Step one: quantify attention grabs

Governance starts with measurement, and measurement begins with volume. The first useful question isn’t “are we fatigued?” but “what is generating most of the alert stream?” The goal is to see where attention is being spent.

Start by finding which alert definitions (by alertDef.id / alertDef.name) generate the most alert events:

source system/alerts.history
| top 50 alertDef.id as alert_def_id, alertDef.name as alert_name by count()

These counts replace guesswork and tribal knowledge with trackable data. Once you see which alert definitions dominate the stream, you can quickly focus on whether the noise reflects real instability, a mis-tuned threshold, or an alert that belongs in passive visibility instead of paging.

This matters because fatigue is often misclassified. Not every “interesting” metric deserves an interrupt. Governance means being explicit about what should page and what should stay on dashboards.

Step two: find unstable, noisy alerts

Fatigue isn’t only about quantity; it’s also about volatility. Alerts that repeatedly trigger and resolve create constant interruption and confusion. Even if each event is “correct,” responders get exhausted, and the org either stops reacting or overreacts.

Because system/alerts.history includes status, you can measure trigger/resolution behavior. The exact meaning of “Resolved” depends on how your alerts are configured, but even a crude churn indicator is valuable. It highlights alerts that repeatedly interrupt without producing stable incident narratives.

To detect instability, measure state changes (Triggered ↔ Resolved) by alert definition and look for high churn:

source system/alerts.history
| groupby alertDef.id as alert_def_id, alertDef.name as alert_name
  aggregate
    count_if(alert.status == 'Triggered') as triggered,
    count_if(alert.status == 'Resolved') as resolved
| top 50 alert_def_id, alert_name, triggered, resolved by triggered / if(resolved == 0, 1, resolved)

“Churny” alerts are prime candidates for hysteresis, longer windows, dependency checks, or redesigning the signal. Reducing churn is often the fastest way to make on-call feel manageable again.

Step three: make alert load visible over time

Averages hide pain. A system can look “fine” per day but still create brutal peaks. Productivity loss often happens when interruptions cluster too tightly. Time bucketing lets you see those peaks. Because the dataset stores timestamps as epoch seconds, you can parse and round them into hourly buckets:

source system/alerts.history
| groupby roundTime(parseTimestamp(alert.timestamp:string, 'timestamp_second'), 1h) as hour_bucket
  aggregate count() as alert_events
| top 50 hour_bucket, alert_events by count()
| sortby hour_bucket asc

This supports governance because you can define explicit expectations, like “interruption budgets” per hour during business hours. You can then check whether alerting stays within what a team can realistically handle. When spikes exceed capacity, you have evidence to justify redesign or reliability work.
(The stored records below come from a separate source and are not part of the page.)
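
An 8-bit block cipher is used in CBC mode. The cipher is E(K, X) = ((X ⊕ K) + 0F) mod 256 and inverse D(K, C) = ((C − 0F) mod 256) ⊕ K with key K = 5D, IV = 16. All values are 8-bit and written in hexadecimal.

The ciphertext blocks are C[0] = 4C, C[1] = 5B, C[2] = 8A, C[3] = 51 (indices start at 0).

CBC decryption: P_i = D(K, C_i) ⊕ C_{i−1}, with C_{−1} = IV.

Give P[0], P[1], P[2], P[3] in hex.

P[0] = 76, P[1] = 5D, P[2] = 7D, P[3] = 95

P[0]: D(K, 4C) = 60; 60 ⊕ 16 = 76.
P[1]: D(K, 5B) = 11; 11 ⊕ 4C = 5D.
P[2]: D(K, 8A) = 26; 26 ⊕ 5B = 7D.
P[3]: D(K, 51) = 1F; 1F ⊕ 8A = 95.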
It also turns alert tuning into planning: if a team gets a steady stream of real, high-impact alerts, they need time to fix root causes. Alert load data helps make that case clearly.

Governance as an engineering system

The key is feedback. Alerting becomes governable when you measure behavior continuously, not only in post-incident frustrations. High-functioning orgs treat alert governance as a recurring engineering loop: measure, review, improve, and enforce basic standards. This doesn’t require heavy processes, just shared visibility, consistent metrics, and the willingness to retire or redesign alerts that don’t earn their interruption cost. 

A practical governance rhythm looks like this: 

• Teams review the loudest alert definitions  
• Evaluate priority mix and churn 
• Identify the top three redesign candidates
• Implement changes that reduce interruption without hiding risk 

Over time, you build a healthier alert portfolio: pages mean something, responders trust signals, and awareness comes from dashboards and SLOs, without constant noise. System Datasets make this scalable because governance is not based on opinion, but on data, and the same approach can work across many teams.